Als Habituelle Aphthen bezeichnet man eine äußerst schmerzhafte, nicht-infektiöse, entzündliche Erkrankung der Mundschleimhaut, die häufig rezidiviert.
Aphthen sind die in Industrieländern am meisten verbreitete Mundschleimhauterkrankung. Schätzungen gehen davon aus, dass mehr als 25% der Bevölkerung an Aphthen leidet.
Die genaue Ursache von habituellen Aphthen ist unklar. Als Auslöser kommen unter anderem Traumen (z.B. versehentliches Beißen in die Mundschleimhaut), Lebensmittelunverträglichkeiten (z.B. auf Nüsse, Zitrusfrüchte), Bestandteile von Zahnpasten (Natriumlaurylsulfat), immunologische Erkrankungen (z.B. Behcet-Syndrom) oder Virusinfektionen in Betracht. Mittels PCR konnten molekularbiologisch in Aphthen Genomfragmente von Viren der Herpesgruppe (z.B. Zytomegalieviren) nachgewiesen werden.
Auch Allergien und Stress werden mit habituellen Aphthen in Verbindung gebracht. Andere Autoren machen einen Eisen-, Folsäure- oder Vitamin B12-Mangel für Aphthen verantwortlich.
Vor dem Hintergrund der vielen verschiedenen Erklärungsmodelle ist es durchaus denkbar, dass habituelle Aphthen nur der gemeinsame Ausdruck ätiologisch sehr unterschiedlicher Störungen der Mundschleimhaut sind.
Aphthen befallen typischerweise die beweglichen Partien der Mundschleimhaut, vor allem die Innenseite der Wangen und Lippen, sowie den Mundboden und die Zungenunterseite.
Sie beginnen meist unbemerkt als schmale, ovale rötliche Schwellung, die binnen kurzer Frist ulzeriert. Die Geschwüre grenzen sich scharf gegen die gesunde Mundschleimhaut ab und sind meist von einem schmalen rötlichen Entzündungssaum (Halo) umgeben. Der Grund des Ulkus ist von Fibrinbelägen bedeckt und erscheint weißlich bis gelblich. Die Größe der Apthen kann von wenigen Millimetern bis zu - in schweren Fällen - mehr als 2 Zentimetern reichen (Major-Form).
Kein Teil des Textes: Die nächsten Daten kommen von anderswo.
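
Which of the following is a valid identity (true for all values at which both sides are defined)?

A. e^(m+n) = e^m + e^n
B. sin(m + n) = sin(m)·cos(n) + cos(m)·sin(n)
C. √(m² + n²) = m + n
B

A: fails at (2, 5) — LHS = e^7 ≈ 1097, RHS = e^2 + e^5 ≈ 155.8.
B: holds — e.g. at (3, 5), both sides equal sin(8) ≈ 0.9894.
C: fails at (3, 4) — LHS = 5, RHS = 7.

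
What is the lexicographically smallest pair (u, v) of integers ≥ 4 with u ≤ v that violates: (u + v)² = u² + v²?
Substituting (4, 4) into the claim:
LHS = (4 + 4)² = 64
RHS = 4² + 4² = 32

Since LHS ≠ RHS, this pair disproves the claim, and no lexicographically smaller pair (u ≤ v, integers ≥ 4) does.

For instance (7, 9) is also a counterexample (LHS = 256, RHS = 130), but it's lexicographically larger.

Answer: (u, v) = (4, 4)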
Normalerweise kommen Aphthen solitär oder in geringer Anzahl vor. Einzelstehende Aphthen können konfluieren.
In der Regel heilen Aphthen innerhalb von 1-2 Wochen ohne Narbenbildung ab. Bei schweren Verläufen mit tiefen und ausgedehnten Ulzera kann eine Narbe zurückbleiben. Schwere Verläufe mit Fieber sollten internistisch abgeklärt werden.
Man kann mehrere Formen von habituellen Aphthen unterscheiden:
Sie ist mit ca. 80-90% der Fälle die häufigste Form und entspricht der oben geschilderten Symptomatik. Es imponieren einzelne, flache Erosionen (< 0,5 cm), die nach einer Dauer von 1-2 Wochen narbenfrei abheilen.
Bei der seltenen Major-Form kommt es zu einzelstehenden, großen Erosionen (> 1 cm), die eine wochenlange Persistenz aufweisen und nur sehr langsam, ggf. unter Narbenbildung abheilen.
Bei dieser noch selteneren Form kommt es zu multiplen, kleinen Erosionen verteilt über die ganze Mundhöhle. Der herpetiforme Typ tritt meist erst in höheren Lebensjahren auf.
Die Therapie von habituelle Aphthen ist in der Regel unbefriedigend, was sich in der Vielzahl der vorgeschlagenen Behandlungsmaßnahmen äußert.
Wenn ein Zusammenhang mit Ernährungsgewohnheiten besteht, kommt als prohylaktische Maßnahme die Vermeidung der auslösenden Lebensmittel ("Karenz") in Frage. Auch eine Reduzierung des Schleimhautkontakts durch Verwendung von Strohhalmen kann - zumindest bei Säften - Erleichterung bringen.
Die Behandlung ist meist symptomatisch und besteht in der Applikation von schmerzlindernden, anästhesierenden Salben bzw. Haftsalben und Mundspülungen (z.B. Adstrigenzien, Chlorhexidin). Der durchschnittlich einwöchige Verlauf wird dadurch in der Regel nicht verkürzt.
In ausgeprägteren Fällen werden auch lokale Kortikosteroid-Salben oder Spülungen verordnet.
Eine bisher wenig bekannte Behandlung besteht in der systemischen Einnahme von Folsäure in der Dosierung von 5 mg tgl. für eine Woche. Frühzeitig bei Beginn der Aphthe eingenommen, kann der Verlauf verkürzt werden. Bei regelmäßiger Einnahme von Folsäure (z.B. 2,5 mg tgl.) soll auch die Rezidivhäufigkeit sinken.
Darüber hinaus werden neben unzähligen Hausmitteln unter anderem Glycyrrhizin, Orangenöl oder Myrrhentinktur angewendet.